Há uns meses, fui buscar o Francisco e a Clarinha a um encontro de jovens católicos. Vinham felizes, cheios de relatos sobre os novos amigos e as experiências vividas. Tinha sido, decididamente, um encontro positivo. Mas no meio de muita coisa boa, escutei este diálogo:
“Não achaste que se fala sempre um bocado demasiado de “mim mim mim” nestes encontros?”
“Ya, bué! Andamos sempre a ver quem somos, os talentos que temos…”
“Eu acho que falamos demais em nós e de menos em Deus. Eu gostava de ir a um encontro e gostava que me falassem de Deus… Assim, sabes, para O conhecermos melhor, perceber melhor as coisas de Deus. E nos deixássemos de tantos jogos de auto-conhecimento.”
“Ya, tens razão. Chega a um ponto que cansa…”
A sua conversa no banco traseiro do carro continuou para outros temas, mas aquele curto diálogo permaneceu na minha mente. Toda a questão que temos andado aqui a tratar no site das obrigações que temos para com Deus ficaria rapidamente resolvida se, como o Francisco e a Clarinha, ousássemos trocar as voltas ao texto: em vez de pensar em nós, podemos talvez começar a pensar em Deus; em vez de pensar no que nos dá prazer, pensar em Lhe dar prazer a Ele; em vez de pensar no quanto Ele nos ama, pensar em O amar de verdade.
As teorias da Nova Era e todas as formas de auto-ajuda que por aí abundam querem fazer-nos acreditar que o segredo da felicidade está em nos centrarmos. Autoestima, auto-análise, auto isto e auto aquilo. Auto. Eu. O centro do mundo.
Ora o cristianismo propõe precisamente o contrário: não precisamos de nos centrar, mas de nos descentrar, para nos centrarmos em Deus.
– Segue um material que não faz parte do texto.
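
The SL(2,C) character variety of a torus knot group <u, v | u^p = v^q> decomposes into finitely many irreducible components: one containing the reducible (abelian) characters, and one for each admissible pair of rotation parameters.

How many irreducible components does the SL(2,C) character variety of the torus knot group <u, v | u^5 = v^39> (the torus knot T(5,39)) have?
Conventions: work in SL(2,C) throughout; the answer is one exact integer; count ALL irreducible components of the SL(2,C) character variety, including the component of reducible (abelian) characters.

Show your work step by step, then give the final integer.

Gamma = < u, v | u^5 = v^39 > (torus knot T(5,39)); the central element u^5 = v^39 acts as +I or -I in any irreducible SL(2,C) representation.
This locks tr(u) to 2*cos(pi*alpha/5), alpha in 1..4, and tr(v) to 2*cos(pi*beta/39), beta in 1..38, on each component of irreducible characters.
The two central values (-1)^alpha I and (-1)^beta I must be the same matrix, so alpha and beta share a parity.
Enumerate parity-matched pairs: 2*19 odd-odd plus 2*19 even-even gives 76.
components with irreducible characters: 76; plus the single component of reducible (abelian) characters: total 77.

77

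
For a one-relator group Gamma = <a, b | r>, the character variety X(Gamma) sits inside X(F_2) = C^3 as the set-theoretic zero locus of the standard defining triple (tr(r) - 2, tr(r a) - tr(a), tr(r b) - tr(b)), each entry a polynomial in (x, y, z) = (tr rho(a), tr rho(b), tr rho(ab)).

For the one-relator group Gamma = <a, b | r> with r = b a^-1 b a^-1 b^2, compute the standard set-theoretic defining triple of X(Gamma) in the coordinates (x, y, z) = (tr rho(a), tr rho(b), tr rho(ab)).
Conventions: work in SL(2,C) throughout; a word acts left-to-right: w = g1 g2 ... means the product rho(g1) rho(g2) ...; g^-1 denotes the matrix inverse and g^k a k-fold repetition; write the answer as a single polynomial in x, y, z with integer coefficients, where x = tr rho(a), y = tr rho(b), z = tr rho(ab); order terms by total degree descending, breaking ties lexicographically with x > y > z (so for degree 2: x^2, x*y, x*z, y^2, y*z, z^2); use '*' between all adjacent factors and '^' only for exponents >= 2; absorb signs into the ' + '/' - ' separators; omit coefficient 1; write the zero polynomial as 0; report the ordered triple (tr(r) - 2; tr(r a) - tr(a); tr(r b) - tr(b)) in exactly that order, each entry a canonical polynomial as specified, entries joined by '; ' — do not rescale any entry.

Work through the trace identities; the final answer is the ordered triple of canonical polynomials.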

Copérnico chocou o mundo ao revelar que o centro do Universo não era a Terra, mas o Sol; que o Sol não girava em volta da Terra, antes o contrário. O cristianismo continua a chocar o mundo, hoje mais do que nunca, ensinando-nos que o centro não é o homem, mas Deus; e que só somos verdadeiramente felizes quando nos movemos na sua “órbita”.
O mundo moderno desafia-nos continuamente a responder à pergunta: “Quem sou eu?” Ora o cristianismo coloca-nos outra questão: “De quem sou eu?” A verdadeira questão que a nossa religião procura responder é esta: A quem pertences tu? Diz S. Paulo:
Quer vivamos, quer morramos, pertencemos ao Senhor. (Rm 14, 8)
E S. João acrescenta:
Somos de Deus. (1Jo 4, 6)
Às vezes, quando rezo, contemplo esta frase. Penso na liberdade imensa que experimento quando me deixo levar por este pensamento: eu tenho um Dono, eu tenho um Senhor! Eu pertenço a Alguém! Eu não me pertenço! Parece um paradoxo, não é mesmo? Fechem os olhos… Repitam, também vocês, que pertencem ao Senhor, que são d’Ele, e por isso, que Ele pode fazer convosco o que bem entender… Somos de Deus. Somos de Deus!
É Domingo. É a hora da missa. É o Dia do Senhor, o Dia do meu Senhor. Eu pertenço-Lhe. Esta hora, de que nada entendo, que talvez nada me diga, que talvez me pareça enorme e cansativa, esta hora é d’Ele, como eu. Ele diz-me para vir, eu venho. Abandono-me. Deixo de pensar em mim, nas minhas razões, nas minhas desculpas sempre na ponta da língua. Deixo de fazer perguntas e de querer ter opinião. Deixo-me conduzir pelas Palavras que não entendo, deixo-me guiar por este Amor imenso que me ultrapassa, que me seduz e que me diz: “Obrigado por vires. Obrigado por estares aqui, onde é difícil estar.”
Estou porque sou d’Ele e O amo, nada mais…
Uma reflexão tão bela como a foto escolhida! Que saibamos sempre escolher o centro!